John Lanchester’s article (LRB, 11 July) about serial killers made particularly interesting reading in the light of Isabel Hilton’s piece in the same issue about what she called ‘the criminal underside of Reagan’s Central America policy’. As Amnesty International routinely reminds us, armies, police forces and secret services around the world employ serial killers in large numbers. It might be comforting to think this reflects simply the efficiency of these institutions at spotting whatever makes serial killers different from you and me (the absence of ‘whatever prevents the majority of us from acting on Nilsen’s “dark images" ’, to use Lanchester’s phrase). But although there must be a degree of self-selection among their personnel, the more likely and more disturbing explanation is that there is something about that kind of work that has, in the appropriate circumstances, the potential to make serial killers of a great many of us. Lanchester says ‘most murders are easy to understand’ and suggests that crimes of passion or greed are ones we can conceive of committing under ‘extremity of circumstances’. But what he finds incomprehensible about serial killing (‘ “stranger-to-stranger" crime, a “relationshipless act"; it has a terrible lightness to it’) describes perfectly the routine and bureaucratic character of much of the murder that governments commit in the name of efficient administration. There must be many people who took part in the bombing of Dresden, or the ‘elimination’ of terrorist suspects, and who have never spent an hour of guilty insomnia even though involvement in a crime of passion might have haunted them for the rest of their lives.

We know a little about the circumstances that make this mental detachment easier to achieve: it helps, for instance, to feel moral distaste for the victim (this, and not just their powerlessness, must be part of the attraction that ‘vagrants, migrant workers, homosexuals’ hold for the classic serial killer). So tales of the atrocities of which the other side is capable prove to be quite effective at enabling us to perpetrate similar acts. This suggests that those of us who do are not simply monsters (who would presumably be relatively unmoved by such tales) but people – perhaps frightened, perhaps dazed, perhaps indignant – with an ability to respond very selectively to the suffering of others.

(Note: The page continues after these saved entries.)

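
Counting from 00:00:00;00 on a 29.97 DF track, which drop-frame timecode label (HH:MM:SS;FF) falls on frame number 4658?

Each 10-minute DF block holds 10 × 60 × 30 − 9 × 2 = 17982 frames. 4658 ÷ 17982 → 0 full blocks, remainder 4658.
Within the partial block the first minute is 1800 frames and each further minute 1798, so 2 further minute boundaries passed. Total skipped labels = 18 × 0 + 2 × 2 = 4.
Non-drop label index = 4658 + 4 = 4662; at 30 labels/s that is 00:02:35:12, i.e. DF 00:02:35;12.

00:02:35;12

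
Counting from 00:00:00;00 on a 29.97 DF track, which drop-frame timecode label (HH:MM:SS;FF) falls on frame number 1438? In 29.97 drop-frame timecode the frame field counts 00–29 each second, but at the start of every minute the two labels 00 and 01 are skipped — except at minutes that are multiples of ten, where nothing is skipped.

00:00:47;28

Ten DF minutes hold 17982 frames, so frame 1438 lies in block 0 (frames 0–17981) with 1438 frames into that block.
The block's first minute is 1800 frames and the rest 1798 each; 1438 frames reaches minute 0, so 0 × 18 + 0 × 2 = 0 labels have been skipped so far.
Adding those back, label number 1438 + 0 = 1438 at 30 labels/s is 47 s + 28 f = 0 h 0 min 47 s frame 28, i.e. 00:00:47;28.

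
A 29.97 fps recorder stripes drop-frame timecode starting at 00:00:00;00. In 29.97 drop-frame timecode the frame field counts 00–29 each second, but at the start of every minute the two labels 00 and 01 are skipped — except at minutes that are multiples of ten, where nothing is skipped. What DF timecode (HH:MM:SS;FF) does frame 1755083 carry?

16:16:01;11

Each 10-minute DF block holds 10 × 60 × 30 − 9 × 2 = 17982 frames. 1755083 ÷ 17982 → 97 full blocks, remainder 10829.
Within the partial block the first minute is 1800 frames and each further minute 1798, so 6 further minute boundaries passed. Total skipped labels = 18 × 97 + 2 × 6 = 1758.
Non-drop label index = 1755083 + 1758 = 1756841; at 30 labels/s that is 16:16:01:11, i.e. DF 16:16:01;11.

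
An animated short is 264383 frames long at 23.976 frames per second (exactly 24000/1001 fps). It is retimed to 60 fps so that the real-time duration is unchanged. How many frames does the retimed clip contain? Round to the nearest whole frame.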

Here, for instance, is a passage from a recent volume of memoirs by a former British officer in the Malay Police Force, describing an ambush of members of the Malayan Communist Party in the days when there was a quite explicit shoot-to-kill policy: ‘Suddenly the silence of the jungle was broken by his curdling, wailing cries, the screams of a man who knew he was doomed. He was at my mercy; he grappled for his tommy-gun to scythe me down, but I was too quick for him. Gritting my teeth, I fired a salvo from the hip. It was impossible to miss. As the bullets ripped into his body I shouted, “Now cry, you bastard." ’ And so on and so on. ‘Someone has to help rid the country of the Communists,’ says the author at one point. It would be interesting to know how much of an anomaly John Lanchester would have been conscious of, if he had found such a volume among the pile of books he reviewed.